For me, this prayer from All We Can summarises my journey through Lent this year. My theme as Youth President is God’s World, Our Home, which focuses on the Church’s response to the climate crisis. Whilst this is a really important issue to address all year round, the season of Lent provides an opportunity for me to think about it from a different perspective.

During Lent, the narrative of Jesus in the wilderness helps me to reflect on my own wilderness – the struggles I am facing, the stumbling blocks in my faith journey, and challenging myself to trust God through it all. I often find myself in the wilderness of climate grief. I am anxious about what the future holds for our planet, I am frustrated with the inaction and apathy of people in response to the climate crisis, and I mourn the damage already done to God’s good creation.
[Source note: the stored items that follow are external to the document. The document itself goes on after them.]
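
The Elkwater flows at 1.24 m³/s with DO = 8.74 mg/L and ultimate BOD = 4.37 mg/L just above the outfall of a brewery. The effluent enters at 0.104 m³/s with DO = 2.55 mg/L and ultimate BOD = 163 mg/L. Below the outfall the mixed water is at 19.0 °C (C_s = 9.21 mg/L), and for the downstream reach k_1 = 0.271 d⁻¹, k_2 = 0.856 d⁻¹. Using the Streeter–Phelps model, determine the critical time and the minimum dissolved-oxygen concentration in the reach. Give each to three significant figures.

Mixed DO = (1.24×8.74 + 0.104×2.55)/(1.24+0.104) = 11.10/1.344 = 8.261 mg/L.
Mixed L₀ = (1.24×4.37 + 0.104×163)/(1.344) = 22.37/1.344 = 16.64 mg/L.
Initial deficit D₀ = C_s − DO₀ = 9.21 − 8.261 = 0.9490 mg/L.
t_c = (1/0.5850) ln[(0.856/0.271)(1 − 0.9490×0.5850/(0.271×16.64))] = 1.709 × ln(2.770) = 1.742 d.
D_c = (0.271/0.856) × 16.64 × e^(−0.271×1.742) = 0.3166 × 16.64 × 0.6238 = 3.287 mg/L.
Minimum DO = 9.21 − 3.287 = 5.923 mg/L.

t_c ≈ 1.74 d; minimum DO ≈ 5.92 mg/L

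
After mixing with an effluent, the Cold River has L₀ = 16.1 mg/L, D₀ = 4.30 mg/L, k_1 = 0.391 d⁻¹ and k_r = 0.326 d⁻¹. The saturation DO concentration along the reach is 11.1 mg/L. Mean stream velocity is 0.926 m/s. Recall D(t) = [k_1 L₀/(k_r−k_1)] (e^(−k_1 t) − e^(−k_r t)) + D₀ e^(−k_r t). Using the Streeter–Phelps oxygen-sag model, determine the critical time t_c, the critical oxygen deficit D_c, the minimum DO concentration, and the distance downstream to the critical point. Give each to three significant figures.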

I also recognise that my wilderness is a shared one, with many children and young people across our Church and the world experiencing this. But my wilderness is not the same as others – there are children and young people who are dealing with the effects of the climate crisis now: the droughts, the storms, the wildfires, the poor harvests. Their wilderness is not just metaphorical but is now becoming a reality they have to live in.
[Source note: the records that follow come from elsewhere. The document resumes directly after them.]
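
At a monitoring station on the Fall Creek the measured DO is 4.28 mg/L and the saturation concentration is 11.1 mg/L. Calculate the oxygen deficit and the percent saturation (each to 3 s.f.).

D = C_s − C = 11.1 − 4.28 = 6.82 mg/L.
% saturation = 4.28/11.1 × 100 = 38.6 %.

D ≈ 6.82 mg/L; 38.6 % saturation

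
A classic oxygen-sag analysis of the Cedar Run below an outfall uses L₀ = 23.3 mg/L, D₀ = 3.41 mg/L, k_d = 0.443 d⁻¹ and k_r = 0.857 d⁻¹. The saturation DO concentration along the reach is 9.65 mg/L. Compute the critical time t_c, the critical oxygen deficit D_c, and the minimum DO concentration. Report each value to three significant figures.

At the critical point dD/dt = 0, so k_d L₀ e^(−k_d t) = k_r D. Substituting D(t) from the Streeter–Phelps equation and solving for t gives
t_c = ln[(k_r/k_d)(1 − D₀(k_r−k_d)/(k_d L₀))] / (k_r−k_d).
Here k_r−k_d = 0.4140 d⁻¹ and 1 − D₀(k_r−k_d)/(k_d L₀) = 1 − 3.41×0.4140/(0.443×23.3) = 0.8632, so
t_c = ln(1.935 × 0.8632) / 0.4140 = 0.5128 / 0.4140 = 1.239 d.
L(t_c) = L₀ e^(−k_d t_c) = 23.3 × 0.5777 = 13.46 mg/L, and at the critical point k_r D_c = k_d L, so D_c = (0.443/0.857) × 13.46 = 6.958 mg/L.
Minimum DO = C_s − D_c = 9.65 − 6.958 = 2.692 mg/L.

t_c ≈ 1.24 d; D_c ≈ 6.96 mg/L; min DO ≈ 2.69 mg/L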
Journeying through Lent leads us to the festival of Easter – the celebration of the resurrection that epitomises Jesus’ sacrificial love for us all. Our call as followers of Christ to demonstrate that sacrificial love to others also shapes my attitudes towards the climate crisis. It is those who are the poorest and those who live in the global south that will be the most affected by the climate crisis, despite doing little to cause it. I feel called to show sacrificial love to those children and young people living through the wilderness of droughts, storms, wildfires, and poor harvests. I show my love to them by making personal lifestyle choices – what I buy, what I wear, how I travel, what I eat, how I vote. Why do I consider it sacrificial love? Because, whilst I absolutely recognise my privilege in being able to make choices about how I live my life, I think there is an element of sacrifice in trying to live a greener lifestyle, both as individuals and as a society. If we are to truly respond to the climate crisis, we must have a complete change in how we live. I think we will have to sacrifice our consumerist, convenience lifestyle to one of sustainability and simplicity.
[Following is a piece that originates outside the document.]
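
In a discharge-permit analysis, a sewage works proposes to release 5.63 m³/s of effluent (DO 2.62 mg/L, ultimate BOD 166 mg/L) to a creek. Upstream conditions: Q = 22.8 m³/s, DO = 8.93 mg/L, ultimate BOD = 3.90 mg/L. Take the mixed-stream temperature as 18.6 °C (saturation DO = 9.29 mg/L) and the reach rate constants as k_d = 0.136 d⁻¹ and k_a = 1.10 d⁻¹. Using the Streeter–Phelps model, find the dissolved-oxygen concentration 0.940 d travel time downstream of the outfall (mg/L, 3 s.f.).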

But Lent is a journey – in fact, I see it as a leg of our faith journey and I am on a journey of green activism. I definitely don’t describe myself as an expert in living green, in climate science or activism, nor would I claim to be an expert in theology. Which is why I am using the Lent season in 2021 to learn more about my faith and about the planet. Over on my Instagram account, I am doing a God’s World, Our Home series, which follows my journey of learning over Lent and encouraging others to do so too. I’m also taking up a Change Begins challenge, inspired by All We Can’s Lent theme of Challenge and Change, of doing a litterpick every day of Lent. Whilst this is a small act to help the environment, I hope it shows something of Jesus’ sacrificial love to my community.

Finally, I want to encourage you to look at how you respond to the climate crisis. How is God calling you to show the sacrificial love of Jesus to others? Consider what you could do to show sacrificial love to those living in the wilderness of climate change – not just for Lent, but as part of our prayerful, spiritual Christian practise.